Men’s tennis suffers against Duquesne with 7–2 defeat
For the third time this season, Carnegie Mellon set out to face a non-Division III opponent, this time coming in the form of Duquesne University. The final count, 7–2, belied a series of close-fought matches, a few of which were decided with tiebreakers. The Carnegie Mellon team picked up its two wins in No. 1 singles and No. 3 doubles by sophomore Abhishek Alla and the team of sophomore Paul Okuda and first-year Kiril Kirkov, respectively. In the end, though, Carnegie Mellon could not pull out the victory over tough competition.
In one of the matches decided by a second set tiebreaker, No. 5 singles first-year Kenny Zheng put up a fight before losing a tough set. After the match, he showed resolve saying, “It’s disappointing to lose a close match. When a match is that close it comes down to mental toughness, and he was just mentally tougher than I was on the big points. That’s something I need to work on going forward.”
Zheng’s loss was just one in a day full of close defeats, but the takeaway from a day like this is that Zheng, as well as the rest of the team, played hard, and that a few key bounces might have swung some of the matches.
Alla was impressive, winning his round in two matches and providing one of the few major bright spots on the day for Carnegie Mellon.
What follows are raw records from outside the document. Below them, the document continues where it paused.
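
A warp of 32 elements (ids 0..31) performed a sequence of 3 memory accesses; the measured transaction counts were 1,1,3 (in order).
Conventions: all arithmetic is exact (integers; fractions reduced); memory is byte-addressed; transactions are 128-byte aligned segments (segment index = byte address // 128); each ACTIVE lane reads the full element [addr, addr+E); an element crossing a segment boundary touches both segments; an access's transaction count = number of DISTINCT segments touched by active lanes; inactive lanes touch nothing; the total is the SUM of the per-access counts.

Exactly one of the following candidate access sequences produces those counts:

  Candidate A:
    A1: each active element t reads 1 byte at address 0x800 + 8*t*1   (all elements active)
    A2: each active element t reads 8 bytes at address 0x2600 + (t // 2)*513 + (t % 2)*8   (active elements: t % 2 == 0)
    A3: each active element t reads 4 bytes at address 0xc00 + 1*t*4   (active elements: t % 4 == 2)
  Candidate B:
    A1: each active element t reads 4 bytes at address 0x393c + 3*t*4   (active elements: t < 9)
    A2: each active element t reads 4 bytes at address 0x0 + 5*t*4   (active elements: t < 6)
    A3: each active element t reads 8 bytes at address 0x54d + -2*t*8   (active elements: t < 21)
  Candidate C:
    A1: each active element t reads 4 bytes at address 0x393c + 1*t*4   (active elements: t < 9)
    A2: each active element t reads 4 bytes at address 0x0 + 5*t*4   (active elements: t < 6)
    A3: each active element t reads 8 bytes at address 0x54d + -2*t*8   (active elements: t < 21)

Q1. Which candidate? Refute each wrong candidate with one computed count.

A: A1 gives 2 transactions, not 1
B: A1 gives 2 transactions, not 1
C: all counts match (1,1,3)

Answer: C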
He picked up his second consecutive individual match, which adds to his recent wins in the USTA/ITA National Small College Championships in October and the USTA/ITA Southeast Regional Championships at the end of September. The regional tournament saw Carnegie Mellon produce three out of four semifinalists — first-year Kenny Zheng, junior Christian Heany-Secord, and the champion.
With only two games in the books in the spring portion of the season, Carnegie Mellon has beaten one Division I opponent and lost to another. After much success in the fall portion of the season, Carnegie Mellon now stands at 5–2 on the season. They have a long break to regroup before they play West Virginia Wesleyan College and can try to get back on track on Feb. 22.